"Das Warten auf eine machtvolle Zukunft ist der sicherste Weg, sie nicht eintreffen zu lassen." - Ist das wahr?
ich mag noch eine Stelle aus dem Buch „Rückkehr zur Liebe“ mit dir teilen.
„Der Unterschied zwischen den Menschen, die ihr Potenzial ausleben, und denen, die es nicht tun, liegt nicht so sehr in der Höhe des Potenzials, als vielmehr am Grad der Erlaubnis, die sie sich zu einem Leben in der Gegenwart geben.

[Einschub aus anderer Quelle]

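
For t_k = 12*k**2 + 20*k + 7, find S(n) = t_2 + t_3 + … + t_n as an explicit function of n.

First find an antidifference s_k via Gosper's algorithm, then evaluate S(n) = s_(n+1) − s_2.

S(n) = 4*n**3 + 16*n**2 + 19*n - 39

t_(k+1)/t_k = (12*k**2 + 44*k + 39)/(12*k**2 + 20*k + 7).
Take A(k)=1, B(k)=1, C(k)=k**2 + 5*k/3 + 7/12.
Set up (1)·f(k+1) − (1)·f(k) − (k**2 + 5*k/3 + 7/12) = 0.
Degrees (0,0,2) ⇒ d ≤ 3.
A polynomial solution: f(k) = k*(4*k**2 + 4*k - 1)/12.
Get s_k = R·t_k = k*(4*k**2 + 4*k - 1) with R(k) = B(k−1)f(k)/C(k) = k*(4*k**2 + 4*k - 1)/((2*k + 1)*(6*k + 7)).
Δs = 12*k**2 + 20*k + 7, as required.
Telescope: S(n) = s_(n+1) − s_(2) = 4*n**3 + 16*n**2 + 19*n + 7 − (46) = 4*n**3 + 16*n**2 + 19*n - 39.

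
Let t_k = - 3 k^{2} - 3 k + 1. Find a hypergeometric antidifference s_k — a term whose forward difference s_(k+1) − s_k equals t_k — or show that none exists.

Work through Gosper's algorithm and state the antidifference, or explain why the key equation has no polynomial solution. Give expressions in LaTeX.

s_k = k \left(2 - k^{2}\right)

Compute t_(k+1)/t_k: get (3*k**2 + 9*k + 5)/(3*k**2 + 3*k - 1).
Normal form (A,B,C) = (1, 1, k**2 + k - 1/3).
Solve (1)·f(k+1) − (1)·f(k) = k**2 + k - 1/3.
deg f ≤ 3 (via 0,0,2).
Solving with deg f ≤ 3: f(k) = k*(k**2 - 2)/3.
Certificate R = B(k−1)f/C = k*(k**2 - 2)/(3*k**2 + 3*k - 1) gives s_k = k*(2 - k**2).
Verify: -3*k**2 - 3*k + 1 matches t_k.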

Wir sind nun die Generation der Erwachsenen. Wir haben den Körper, die Verantwortung und die Karriere von Erwachsenen. Woran es vielen von uns mangelt, das ist der Lebenskontext Erwachsener, ein Kontext, in dem wir uns selbst gestatten zu leuchten, in vollem Umfang aufzublühen, machtvoll in der Gegenwart aufzutreten ohne Angst, dass wir nicht gut genug sein könnten. Das Warten auf eine machtvolle Zukunft ist der sicherste Weg, sie nicht eintreffen zu lassen. Es ist ein pubertärer Traum von dem, was einst sein wird. Ein Erwachsener aber freut sich am Heute.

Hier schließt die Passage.